Cette dimension d’indéfinition nous semble associée à la difficulté des conseillers (bien que  ceux du DQA l’expriment de manière moins insistante que leurs collègues français) à définir  la spécificité de leur prestation, en utilisant des modalités de définition par la négative : « ce  n’est pas » de l’accompagnement, de l’orientation, de l’évaluation.  

Plus globalement, en ce qui concerne l’interaction réciproque, une préoccupation  commune semble animer les deux catégories d’acteurs impliqués dans la SEA : comprendre  (et se comprendre) pour comprendre que faire. Pour les conseillers cela concerne les  stratégies à adopter pour rendre accessible la procédure aux candidats ; pour ces derniers la  saisie  des  explications  du  conseiller  afin  de  préfigurer  les  activités  à  réaliser,  et  éventuellement s’y engager.  

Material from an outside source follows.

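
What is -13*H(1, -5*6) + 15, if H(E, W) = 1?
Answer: 2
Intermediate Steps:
-13*H(1, -5*6) + 15 = -13*1 + 15 = -13 + 15 = 2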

La VAE correspond à un objet de connaissance et d’expérience dont le caractère est  encore très nouveau, abstrait et vague pour ceux qui vont s’y engager, ainsi que pour ceux  qui doivent la décrire. Nous faisons l’hypothèse qu’informer et conseiller sur la validation  des  acquis  de  l’expérience  engage  une  problématique  spécifique  de  signification,  concernant  les  modes  de  compréhension  d’un  phénomène  inconnu  (Eco,  1997). 

Problématique  qui  se  manifeste  par  une  difficulté  à  saisir/faire  saisir  et  anticiper  l’expérience de la validation des acquis de l’expérience, ainsi que par le recours, de la part  des conseillers, à une pluralité d’offres de signification de type iconique (notamment sur un  mode métaphorique) lors des SEA. Cette problématique est l’objet central de notre thèse,  dont nous précisons les modalités d’exploration dans la section suivante.